Вечером зашел сын, Гриша. Сергей Иванович слышал, как сын опустился на стул рядом с кроватью, пытался представить себе, как тот сидит, ссутулив плечи, машинально потирая кончиками пальцев короткую, чуть курчавую бородку. Пытался вспомнить внешность сына в мельчайших деталях, но его облик ускользал, лицо то ясно вставало перед глазами, то затуманивалось, исчезало, и вот он уже не мог припомнить точно, у какого глаза у Гриши родинка. От бесплодных усилий разболелась голова, одолело отчаяние. Неужели он теперь лишен этого навсегда, неужели никогда больше не увидит лица своих детей, внуков? Господи, раньше казалось, живешь слишком скучно, неинтересно, и только сейчас он осознал, какое счастье – просто жить, быть здоровым, полноценным человеком.
– Как сиделка? Не досаждает? – спросил Гриша.
Сергей Иванович неопределенно повел головой. Из-за этих ожогов все лицо онемело, он даже мимики нормальной лишен. А впрочем, ее все равно не видно было бы под бинтами.
– Хорошая женщина, вежливая, старательная, – ответил он. – Но, ты же понимаешь, чужой человек в доме. Неприятно!

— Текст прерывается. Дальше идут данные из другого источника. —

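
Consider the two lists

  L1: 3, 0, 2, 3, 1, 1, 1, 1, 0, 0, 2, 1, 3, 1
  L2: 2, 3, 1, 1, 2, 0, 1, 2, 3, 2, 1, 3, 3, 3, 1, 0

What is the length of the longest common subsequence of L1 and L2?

9

Taking 2 (L1 #3, L2 #1); then 3 (L1 #4, L2 #2); then 1 (L1 #5, L2 #3); then 1 (L1 #6, L2 #4); then 1 (L1 #7, L2 #7); then 2 (L1 #11, L2 #10); then 1 (L1 #12, L2 #11); then 3 (L1 #13, L2 #14); then 1 (L1 #14, L2 #15) gives a common subsequence of length 9. dp[14][16] = 9 confirms this is the maximum.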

Он не опасался говорить громко: Гриша предупредил, что отпустил Валентину Николаевну по делам на время своего визита. Сын побродил по комнате, не зная, куда себя приткнуть, щелкнул кнопкой телевизора. Траурно взвыли трубы, трагический голос диктора продекламировал:
– Сегодня весь советский народ понес тяжелую утрату.
– О, еще кто-то окочурился, – хохотнул Гриша.
– Да ну его, выключи, – сердито махнул рукой Сергей Иванович. – И без того тошно.
– Пап, а может, тебе к нам переехать? – предложил сын. – Нам всем проще было бы. Тебе – уход, внимание, внуки опять же – все-таки веселее, чем одному целыми днями лежать. А нам не мотаться через всю Москву каждый день.
– Я вас с Шурой, кажется, не прошу ко мне мотаться, – сухо отозвался он.
Едкая обида сдавила горло. Вспомнилось, как он ночь напролет ходил по этой самой комнате, укачивая маленькую Шуру. Малышка совсем не могла спать, болели уши, и только у него на руках успокаивалась и затихала. Интересно, что, если бы он предложил тогда жене: «Давай сдадим ее в больницу. И ей уход, и мы хоть выспимся»?
– Ну при чем тут прошу – не прошу, – досадливо бросил Гриша. – Ты пойми, мы же взрослые люди. У нас семьи, работа… Мы же хотим как лучше.
– Я никуда не перееду! – упрямо отрезал он. – Это мой дом, я прожил тут двадцать пять лет, здесь мои дети родились, здесь умерла моя жена, ваша мать. Я привык тут жить и не собираюсь в старости становиться приживальщиком.
– Ну почему приживальщиком, – нетерпеливо прервал его Гриша. – Ты нам совсем не помешаешь, наоборот… Я говорил с женой, она не против.